European Commission Fines Intel for Abuse of Dominant Position

This posting was written by John W. Arden.

Computer chip giant Intel was fined €1.06 billion ($1.45 billion) on May 13 for violating European Commission Treaty antitrust rules on the abuse of a dominant position (Article 82) by engaging in illegal anticompetitive practices to exclude competitors from the market of computer chips called x86 central processing units (CPUs).
In addition to imposing the fine, the European Commission ordered Intel to cease the illegal practices that were still ongoing.

“Intel has harmed millions of European consumers by deliberately acting to keep competitors out of the market for computer chips for many years,” said Competition Commissioner Neelie Kroes. “Such serious and sustained violation of the EU’s antitrust rules cannot be tolerated.”

The Commission found that Intel—while maintaining a dominant position in the x86 CPU market—engaged in two forms of illegal practices.

Exclusionary Rebates, Payments

First, Intel gave wholly or partially hidden rebates to computer manufacturers on the condition that they bought all, or nearly all, of their x86 CPUs from Intel. The chip manufacturer also made direct payments to major retailer Media Saturn Holding on the condition that it stock only computers with Intel x86 CPUs.

“Such rebates and payments effectively prevented customers—and ultimately consumers—from choosing alternative products,” the Commission stated.

Halt or Delay Products with Other Chips

Second, Intel made direct payments to computer manufacturers to halt or delay the launch of products containing competitors’ x86 CPUs and to limit the sales channels for these products, according to the Commission.

“By undermining its competitors’ ability to compete on the merits of its products, Intel’s actions undermined competition and innovation,” the Commission said.

“Abusive” Rebates

While some rebates can lead to lower prices for consumers, those offered by a company in a dominant position that are conditioned on a manufacturer buying less of a rival’s products or none at all are abusive according to settled case law of European Community courts, unless they are justified by some specific reasons.

In this case, the Commission did not object to rebates, but to the conditions Intel attached to the rebates, it was explained.

Promotion of Innovation

In a question and answer document released on Wednesday, the Commission said that this decision will promote innovation in the market because Intel’s practices stifled innovative products from reaching customers.

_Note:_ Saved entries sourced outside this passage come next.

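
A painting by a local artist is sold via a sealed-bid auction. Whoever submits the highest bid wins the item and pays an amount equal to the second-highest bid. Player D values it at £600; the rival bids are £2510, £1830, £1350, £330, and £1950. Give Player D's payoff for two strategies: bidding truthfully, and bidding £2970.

The highest competing bid is £2510.
Bidding truthfully at £600: the top bid is £2510 (a rival), so Player D loses. Payoff = £0.
Bidding £2970: Player D has the top bid, wins, and pays the second-highest bid £2510. Payoff = £600 − £2510 = -£1910.
Deviating from a truthful bid can only lose payoff in a second-price auction — never gain.

Truthful: £0; alternative: -£1910.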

“Such practices deter innovative companies which might otherwise wish to enter and compete in the market. By ordering Intel to end its abusive practices, competition on the x86 CPU market will play out on the merits with the effect that innovation to the benefit of the consumer can flourish.”

The document refers to the “legal underpinning” of the Commission’s case, based on a consistent pattern of jurisprudence, including Case 85/87 Hoffmann-La Roche v. Commission; Case T-203/01 Michelin v. Commission; Case C-95/04 British Airways v. Commission; Joined Cases T-24/93 and others, Compagnie Maritime Belge v. Commission; and Case T-228/7 Irish Sugar.

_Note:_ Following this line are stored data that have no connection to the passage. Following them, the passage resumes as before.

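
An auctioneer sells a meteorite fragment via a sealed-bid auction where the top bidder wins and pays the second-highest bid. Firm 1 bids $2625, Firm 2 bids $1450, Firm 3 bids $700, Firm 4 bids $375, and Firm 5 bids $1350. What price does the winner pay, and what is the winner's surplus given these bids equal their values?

The winner pays $1450 for a surplus of $1175.

Ranking the bids: Firm 1 $2625; Firm 2 $1450; Firm 5 $1350; Firm 3 $700; Firm 4 $375.
Firm 1 is the highest bidder, so Firm 1 wins.
Under the second-price rule, the price is the second-highest bid: $1450.
Surplus = $2625 − $1450 = $1175.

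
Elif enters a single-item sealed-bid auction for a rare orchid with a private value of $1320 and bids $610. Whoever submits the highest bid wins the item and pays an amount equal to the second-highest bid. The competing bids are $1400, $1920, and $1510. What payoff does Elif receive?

Highest competing bid: $1920.
Elif's bid $610 is not the highest, so Elif loses, pays nothing, and earns zero payoff.

Elif's payoff: $0.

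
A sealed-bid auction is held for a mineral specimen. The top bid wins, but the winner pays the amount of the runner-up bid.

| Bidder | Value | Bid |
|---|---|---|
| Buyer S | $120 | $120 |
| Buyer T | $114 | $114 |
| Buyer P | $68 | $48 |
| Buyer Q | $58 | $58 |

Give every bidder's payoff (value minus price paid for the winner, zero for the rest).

Buyer S $6, Buyer T $0, Buyer P $0, Buyer Q $0.

Ranking the bids: Buyer S $120, then Buyer T $114, then Buyer Q $58, then Buyer P $48.
Buyer S has the top bid and wins; the price is the second-highest bid, $114.
Buyer S's payoff = $120 − $114 = $6. All other bidders lose, so their payoff is 0.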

The European Commission and the Federal Trade Commission kept each other regularly informed on their respective investigation of Intel.

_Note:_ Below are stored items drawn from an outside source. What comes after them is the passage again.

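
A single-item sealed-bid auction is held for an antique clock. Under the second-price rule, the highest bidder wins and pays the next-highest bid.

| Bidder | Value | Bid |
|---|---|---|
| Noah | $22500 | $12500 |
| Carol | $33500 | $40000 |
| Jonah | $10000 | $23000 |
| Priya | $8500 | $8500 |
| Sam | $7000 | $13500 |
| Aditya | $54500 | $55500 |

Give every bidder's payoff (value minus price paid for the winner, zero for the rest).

Payoffs: Noah $0, Carol $0, Jonah $0, Priya $0, Sam $0, Aditya $14500.

Ordered from highest: Aditya $55500, then Carol $40000, then Jonah $23000, then Sam $13500, then Noah $12500, then Priya $8500.
Aditya has the top bid and wins; the price is the second-highest bid, $40000.
Aditya's payoff = $54500 − $40000 = $14500. All other bidders lose, so their payoff is 0.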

Text of the press release and the questions and answers appear on the European Union website.

Intel’s Reaction

In a May 13 statement, Intel President and CEO Paul Otellini took “strong exception” to the Commission decision.

“We believe the decision is wrong and ignores the reality of a highly competitive microprocessor marketplace—characterized by constant innovation, improved product performance and lower prices,” Otellini said. “There has been absolutely zero harm to consumers. Intel will appeal.”